The feasible region is bounded by these inequalities.
List corner points:
1. Intersection of $ h = 10 $ and $ d = 30 $: $ (10,30) $
2. $ h = 10 $ and $ h + d = 90 $: $ d = 80 $, but $ d \leq 70 $ → not feasible
- So instead: $ d = 70 $, $ h = 10 $: $ (10,70) $ — check total: $ 10 + 70 = 80 \leq 90 $ → OK
3. $ h = 10 $, $ d = 70 $: $ (10,70) $
4. $ d = 70 $, $ h + d = 90 $: $ h = 20 $ → $ (20,70) $
5. $ h = 40 $, $ d = 30 $: $ (40,30) $
6. $ h = 40 $, $ h + d = 90 $: $ d = 50 $ → $ (40,50) $
7. $ d = 30 $, $ h + d = 90 $: $ h = 60 $ → but $ h \leq 40 $ → not feasible
8. So instead: $ h = 40 $, $ d = 50 $ → already listed
9. $ h = 40 $, $ d = 30 $: $ (40,30) $
10. $ h = 40 $, $ d = 50 $: $ (40,50) $
11. $ h = 20 $, $ d = 70 $: $ (20,70) $
12. $ h = 40 $, $ d = 50 $: $ (40,50) $
13. $ h = 40 $, $ d = 30 $: $ (40,30) $
Now list all feasible corner points:
- $ (10,30) $: min h, min d
- $ (10,70) $: min h, max d
- $ (20,70) $: from $ d = 70 $, $ h + d = 90 $ → $ h = 20 $
- $ (40,50) $: $ h = 40 $, $ h + d = 90 $ → $ d = 50 $
- $ (40,30) $: max h, min d
Is $ (40,30) $ feasible? Yes: $ h = 40 \leq 40 $, $ d = 30 \geq 30 $, $ h + d = 70 \leq 90 $
Are there others?
What about $ (40,70) $? $ h + d = 110 > 90 $ → no
$ (10,30) $, $ (10,70) $, $ (20,70) $, $ (40,50) $, $ (40,30) $
Now check if $ (40,30) $ connects directly to $ (40,50) $? Yes, along $ h = 40 $
And $ (20,70) $ to $ (40,50) $? Along $ h + d = 90 $
So the vertices are:
1. $ (10,30) $
2. $ (10,70) $
3. $ (20,70) $
4. $ (40,50) $
5. $ (40,30) $
Now evaluate profit $ P = 0.33h + 0.21d $ at each:
1. $ (10,30) $: $ 0.33(10) + 0.21(30) = 3.3 + 6.3 = 9.60 $
2. $ (10,70) $: $ 0.33(10) + 0.21(70) = 3.3 + 14.7 = 18.00 $
3. $ (20,70) $: $ 0.33(20) + 0.21(70) = 6.6 + 14.7 = 21.30 $
4. $ (40,50) $: $ 0.33(40) + 0.21(50) = 13.2 + 10.5 = 23.70 $
5. $ (40,30) $: $ 0.33(40) + 0.21(30) = 13.2 + 6.3 = 19.50 $
Maximum is $23.70 at $ (40,50) $
So sell 40 hamburgers and 50 hot dogs
Check constraints:
- $ h = 40 $: between 10 and 40 → OK
- $ d = 50 $: between 30 and 70 → OK
- Total: $ 40 + 50 = 90 \leq 90 $ → OK
Yes, feasible.
---
✔ Answer for Problem 2:
> Sell 40 hamburgers and 50 hot dogs to maximize profit ($23.70).
---
✔ Final Answers:
1) Buy 8 Cabinet X and 3 Cabinet Y to maximize storage volume.

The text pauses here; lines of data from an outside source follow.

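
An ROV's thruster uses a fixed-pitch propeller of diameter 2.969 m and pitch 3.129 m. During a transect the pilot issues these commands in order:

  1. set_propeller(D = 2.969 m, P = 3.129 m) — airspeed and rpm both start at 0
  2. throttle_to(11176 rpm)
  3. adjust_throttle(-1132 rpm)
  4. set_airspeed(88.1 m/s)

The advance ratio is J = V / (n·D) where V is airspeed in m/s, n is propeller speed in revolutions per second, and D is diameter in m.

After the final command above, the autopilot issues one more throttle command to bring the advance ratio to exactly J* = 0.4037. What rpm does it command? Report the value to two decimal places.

rpm = 4410.20

set_propeller: D = 2.969 m, P = 3.129 m (p = P/D = 1.053890); state ← (V=0, rpm=0)
throttle_to(11176): rpm ← 11176
adjust_throttle(-1132): rpm ← 11176 -1132 = 10044
set_airspeed(88.1): V ← 88.1 m/s
final state: V = 88.1 m/s, rpm = 10044 → n = rpm/60 = 167.400000 rev/s
target J* = 0.4037; solve J* = V/(n·D) for n: n = V/(J*·D) = 88.1/(0.4037 × 2.969) = 73.503321 rev/s
rpm = 60·n = 4410.199257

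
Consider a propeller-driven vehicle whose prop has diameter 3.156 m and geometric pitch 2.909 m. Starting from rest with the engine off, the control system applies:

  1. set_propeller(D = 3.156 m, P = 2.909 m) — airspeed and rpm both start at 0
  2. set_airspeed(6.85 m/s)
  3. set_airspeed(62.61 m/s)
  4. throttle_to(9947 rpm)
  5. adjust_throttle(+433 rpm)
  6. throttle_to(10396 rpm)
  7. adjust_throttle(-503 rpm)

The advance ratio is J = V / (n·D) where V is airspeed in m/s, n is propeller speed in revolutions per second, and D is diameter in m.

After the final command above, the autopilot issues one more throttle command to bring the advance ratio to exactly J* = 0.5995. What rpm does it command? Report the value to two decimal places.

set_propeller: D = 3.156 m, P = 2.909 m (p = P/D = 0.921736); state ← (V=0, rpm=0)
set_airspeed(6.85): V ← 6.85 m/s
set_airspeed(62.61): V ← 62.61 m/s
throttle_to(9947): rpm ← 9947
adjust_throttle(+433): rpm ← 9947 +433 = 10380
throttle_to(10396): rpm ← 10396
adjust_throttle(-503): rpm ← 10396 -503 = 9893
final state: V = 62.61 m/s, rpm = 9893 → n = rpm/60 = 164.883333 rev/s
target J* = 0.5995; solve J* = V/(n·D) for n: n = V/(J*·D) = 62.61/(0.5995 × 3.156) = 33.091581 rev/s
rpm = 60·n = 1985.494883

rpm = 1985.49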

2) Sell 40 hamburgers and 50 hot dogs to maximize profit.
Let me know if you'd like the graphs sketched!
Parent Tip: Review the logic above to help your child master the concept of linear programming word problems worksheet.